I was looking forward to hearing back from you, Gabbie, thanks for writing. I think anyone who talks about this with you should want to make sure it remains a secret where you work. So I won't even ask what type of industry or even which country we are talking about.
What I am understanding from you is that you are not a person that can exercise some influence at your company. What troubles me is that there are supervisors who don't take your step one step further. That's what you need in leaders. Whether the desired change happens or not, you need someone who will bring you to the next step, whether it's a new outlook, acceptance, workarounds, patience, whatever, and I don't hear that from you, I am hearing a struggle (in you and in lots of other people).
I recognize that you may feel out of place on the topic of creating change; there are boundaries and do's and don'ts. You may even wonder whether you would be dismissed from the company if you opened your mouth too much, and I don't think finding a different job needs to be an option at this point. You've got a challenge, and you want to figure it out. And a post I read from you somewhere else about a procedure manual gave me insight into some talent you have at assessing uncharted territory and creating order. Gabbie, I'm a bit of a politician when I say that you can learn something from every corner of a company, it's the preachy side of me. But I have learned to see how this outlook works. I may not want to be the person that is mopping a floor and I don't know what I could learn from that task, but I know that without the person that did that mopping, I would be working at a place I was less proud of. Therefore, that person means something to me; that person does their part in making my company a successful place, and that person deserves to be spoken to and listened to. When people don't look at the various roles in a company this way, they are missing out on what teamwork and pride are all about, from my perspective, and have not really "grown" in the workforce either, and certainly not in leadership. Since you are examining issues in communication, employee relations and customer service, I think you have to retreat from referring to your position as a "small position." You may not have instant power, but you have a forward vision. When you are feeling without confidence, it might help to remember that when looking at your valuable ideas and sharing them. You are identifying a need for change with a forward vision, which is a leadership quality.

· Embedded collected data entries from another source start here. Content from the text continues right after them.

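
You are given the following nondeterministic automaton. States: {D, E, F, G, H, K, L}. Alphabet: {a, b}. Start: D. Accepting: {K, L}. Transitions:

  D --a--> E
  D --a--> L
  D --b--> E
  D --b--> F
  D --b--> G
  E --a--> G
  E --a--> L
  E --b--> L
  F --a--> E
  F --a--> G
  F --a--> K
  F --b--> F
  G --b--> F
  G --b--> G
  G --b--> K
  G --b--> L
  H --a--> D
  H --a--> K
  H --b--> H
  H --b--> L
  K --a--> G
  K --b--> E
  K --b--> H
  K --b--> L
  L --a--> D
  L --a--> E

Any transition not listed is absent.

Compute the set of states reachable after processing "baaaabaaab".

Start in {D}.
Read 'b': D→{E, F, G}; now {E, F, G}.
Read 'a': E→{G, L}, F→{E, G, K}, G→∅; now {E, G, K, L}.
Read 'a': E→{G, L}, G→∅, K→{G}, L→{D, E}; now {D, E, G, L}.
Read 'a': D→{E, L}, E→{G, L}, G→∅, L→{D, E}; now {D, E, G, L}.
Read 'a': D→{E, L}, E→{G, L}, G→∅, L→{D, E}; now {D, E, G, L}.
Read 'b': D→{E, F, G}, E→{L}, G→{F, G, K, L}, L→∅; now {E, F, G, K, L}.
Read 'a': E→{G, L}, F→{E, G, K}, G→∅, K→{G}, L→{D, E}; now {D, E, G, K, L}.
Read 'a': D→{E, L}, E→{G, L}, G→∅, K→{G}, L→{D, E}; now {D, E, G, L}.
Read 'a': D→{E, L}, E→{G, L}, G→∅, L→{D, E}; now {D, E, G, L}.
Read 'b': D→{E, F, G}, E→{L}, G→{F, G, K, L}, L→∅; now {E, F, G, K, L}.

{E, F, G, K, L}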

I didn't gain a sense from you that there are many others that think the way you do and that they would be able to participate in constructive discussions about these problems. Something to be aware of (and I am still working on this) is that there will always be a lot of work involved when dealing with differences in people. But there are ways of taking the differences and creating a good result with them. You have to change your speaking tone in different situations, also your vocabulary, your body language, even your breathing when communicating with different people. I think of it as putting myself at different places on an emotional thermometer, and that is draining work. But I can think of times that I have influenced the way a conversation was going by adjusting where I was on the thermometer for the sake of the goal I wanted to be understood out of my mouth. And I saved myself time in the process, by not having to repeat my efforts. This is "being myself," but in many ways. There might be more selves inside you that you can "call up" when needed and other selves to compartmentalize when needed. (I have selves that require compartmentalization, such as "verbalized frustration.")
To get back to others that think like you, if there are others, what do you think would happen if you and likeminded others pooled together small amounts of money toward refreshments and small snacks and invited two people to a meeting with you to hear your thoughts? Would that be possible? Are you allowed to invite people to meetings? Would you be listened to?
What about Human Resources and Personnel, are there people that concentrate on employee relations in your company, what has been the outcome of talking with them, if they exist?
I think the ingredients needed here are people that you can identify that need to hear a presentation; a presentation of facts; suggested solutions--because if you are like doctors that have identified a disease, rightly or wrongly, you will be expected to have a cure or treatment ; some diplomacy; impressive demeanor; and statements that indicate clearly that you are interested in continuously improving what you do together as a company.
Gabbie, what I tried to dissect above is a plan for teamwork. If there is nothing that comes out of a strategy for teamwork after a few intelligent attempts, then that is the time that you have to consider where you need to be earning a living next. Healthy companies need teamwork and they need leaders that embrace it. If I am guessing right, I would try what you want to do with these guys for a while, and see where it goes, because it could mean good changes for you personally in the future. If it doesn't work (realizing you are not the sum of perfection yourself), then present your skill at continuous improvement and service excellence to a company that is looking for you.